I decided I would really read the damn book. It took me a while despite its light weight, because my reading time is scarce these days, but today I finally got to the last page, and can present some considerations in a less handwaving form than I thought I would at the beginning.

“God Does Play Dice With the Universe” is a book which builds on a few general principles of quantum mechanics and their contrariness to common sense to propose a bold, even cunning explanation of motion at the microscopic level. One which, I must add, is not scientifically justified or proven in any way; but the author’s ultimate goal is philosophical rather than scientific. That, in essence, is the reason why one feels one can accept without question the multitude of unproven hypotheses, which are presented as unquestionable facts, in the discussion of random motion and the concept of a discrete fabric of space-time.

Shan Gao’s goal is to understand the universe in a philosophical way, and indeed the book describes several views of motion from past thinkers ranging from Zeno to Aristotle, from Al-Nazzam to Bergson (“Movement is composed of immobilities“) and Bertrand Russell (“Motion consists merely in the occupation of different places at different times“). And even if one feels nervous to be confronted with divine actions while reading about quantum-mechanical concepts, and the G word appears a bit too often in the text, in the end the author can be appreciated for having put together his own “theory” and a imaginative way of looking at space and time and the way objects move. Rather than trying to summarize his ideas, let me quote an extended passage:

In a word, even if no concrete cause exists, a change can still happen as long as the change is purely random. In order to further understand this conclusion, it is necessary to distinguish two kinds of causes. One is concrete causes that relate to time, and the other is universal causes that are irrelevant to time. The former is our familiar causes appearing in the principle of causality. Such a concrete cause will result in a lawful change at a concrete time. The latter is a new kind of causes, which are similar to Aristotle’s final causes. A universal cause can result in ceaseless random changes. As a consequence, both lawful changes and random changes have their causes.

So, the principle of causality and indeterminism can be unified in a generalized principle of causality. […] To sum up, we find an appealing solution to the long-standing puzzle of indeterminism. The existence of uncaused events is actually logical. So it is comprehensible that God plays dice with the universe.

The last chapter of the book is one I did enjoy, despite -or maybe because of- the lack of physics or pseudo-physics arguments. Here, Shan Gao takes his ideas of motion and confronts them with the philosophical views of Aquinas, Newton, Aristotle, and the concept of a First Mover:

In Newton’s physical world, God has a new position […]. A moving object needs no mover. So there is no need for Aquinas’ First Mover. However, Newton’s First Mover still exists. […] No object has the ability to move itself.
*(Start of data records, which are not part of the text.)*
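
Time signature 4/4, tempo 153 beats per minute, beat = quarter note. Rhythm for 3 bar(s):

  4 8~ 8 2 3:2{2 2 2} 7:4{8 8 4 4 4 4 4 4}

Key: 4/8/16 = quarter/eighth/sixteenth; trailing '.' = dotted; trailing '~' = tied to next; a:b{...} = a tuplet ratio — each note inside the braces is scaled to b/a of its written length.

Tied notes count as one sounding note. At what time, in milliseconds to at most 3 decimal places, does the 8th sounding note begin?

note 8 onset = 58/7b = 3249.3ms

1. 0.0ms @ 0 + 392.157ms (1)
2. 392.157ms @ 1 + 392.157ms (1)
3. 784.314ms @ 2 + 784.314ms (2)
4. 1568.627ms @ 4 + 522.876ms (4/3)
5. 2091.503ms @ 16/3 + 522.876ms (4/3)
6. 2614.379ms @ 20/3 + 522.876ms (4/3)
7. 3137.255ms @ 8 + 112.045ms (2/7)
8. 3249.3ms @ 58/7 + 112.045ms (2/7)
9. 3361.345ms @ 60/7 + 224.09ms (4/7)
10. 3585.434ms @ 64/7 + 224.09ms (4/7)
11. 3809.524ms @ 68/7 + 224.09ms (4/7)
12. 4033.613ms @ 72/7 + 224.09ms (4/7)
13. 4257.703ms @ 76/7 + 224.09ms (4/7)
14. 4481.793ms @ 80/7 + 224.09ms (4/7)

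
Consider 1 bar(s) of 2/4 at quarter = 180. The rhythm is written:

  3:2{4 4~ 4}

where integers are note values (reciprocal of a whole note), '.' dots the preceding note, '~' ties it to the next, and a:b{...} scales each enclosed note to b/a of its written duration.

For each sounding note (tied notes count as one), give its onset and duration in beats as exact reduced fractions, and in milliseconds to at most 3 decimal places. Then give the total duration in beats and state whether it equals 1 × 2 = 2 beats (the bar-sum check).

1) 0.0ms=0b +222.222ms=2/3b
2) 222.222ms=2/3b +444.444ms=4/3b
Σ=2b of 2 (180bpm 2/4) — PASS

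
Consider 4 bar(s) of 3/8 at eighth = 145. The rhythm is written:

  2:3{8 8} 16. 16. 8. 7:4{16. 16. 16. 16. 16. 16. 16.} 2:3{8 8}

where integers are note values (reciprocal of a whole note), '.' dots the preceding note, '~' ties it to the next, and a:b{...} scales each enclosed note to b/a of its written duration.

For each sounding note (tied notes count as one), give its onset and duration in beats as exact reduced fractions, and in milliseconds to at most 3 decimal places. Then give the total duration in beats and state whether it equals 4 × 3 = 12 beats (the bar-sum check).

1) 0.0ms=0b +620.69ms=3/2b
2) 620.69ms=3/2b +620.69ms=3/2b
3) 1241.379ms=3b +310.345ms=3/4b
4) 1551.724ms=15/4b +310.345ms=3/4b
5) 1862.069ms=9/2b +620.69ms=3/2b
6) 2482.759ms=6b +177.34ms=3/7b
7) 2660.099ms=45/7b +177.34ms=3/7b
8) 2837.438ms=48/7b +177.34ms=3/7b
9) 3014.778ms=51/7b +177.34ms=3/7b
10) 3192.118ms=54/7b +177.34ms=3/7b
11) 3369.458ms=57/7b +177.34ms=3/7b
12) 3546.798ms=60/7b +177.34ms=3/7b
13) 3724.138ms=9b +620.69ms=3/2b
14) 4344.828ms=21/2b +620.69ms=3/2b
Σ=12b of 12 (145bpm 3/8) — PASS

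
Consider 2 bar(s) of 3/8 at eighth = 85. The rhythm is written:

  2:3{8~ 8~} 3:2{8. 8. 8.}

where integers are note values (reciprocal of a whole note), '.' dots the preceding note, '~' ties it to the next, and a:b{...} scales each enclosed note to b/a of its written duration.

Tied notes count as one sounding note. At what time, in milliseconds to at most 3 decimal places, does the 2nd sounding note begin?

note 2 onset = 4b = 2823.529ms

1. 0.0ms @ 0 + 2823.529ms (4)
2. 2823.529ms @ 4 + 705.882ms (1)
3. 3529.412ms @ 5 + 705.882ms (1)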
Then who moved the first moving object ? How did it start off if no object can move itself ? So, as Newton thought, the universe still needs some original thing that set it all in motion […] Indeed, Newton warned against using his mechanics to view the universe as a mere machine […]: “Gravity explains the motions of the planets, but it cannot explain who set the planets in motion. God governs all things and knows all that is or can be done.”

He concludes:

According to the new picture of random motion, objects can move by themselves. What is the
position of God in the new universe then? […] So God seems to have no position in the spontaneous universe. If God did exist, He would need to do nothing. In the profound words of the great Chinese sage Lao Tzu, “Practice not-doing, and everything will fall into place“. This is the very Tao of the universe.

I liked this finish. After setting the stage with an almost mystical view of the universe, Shan Gao drops the curtain, and there is no God behind it. Or, if there is one, He is certainly not doing much for us.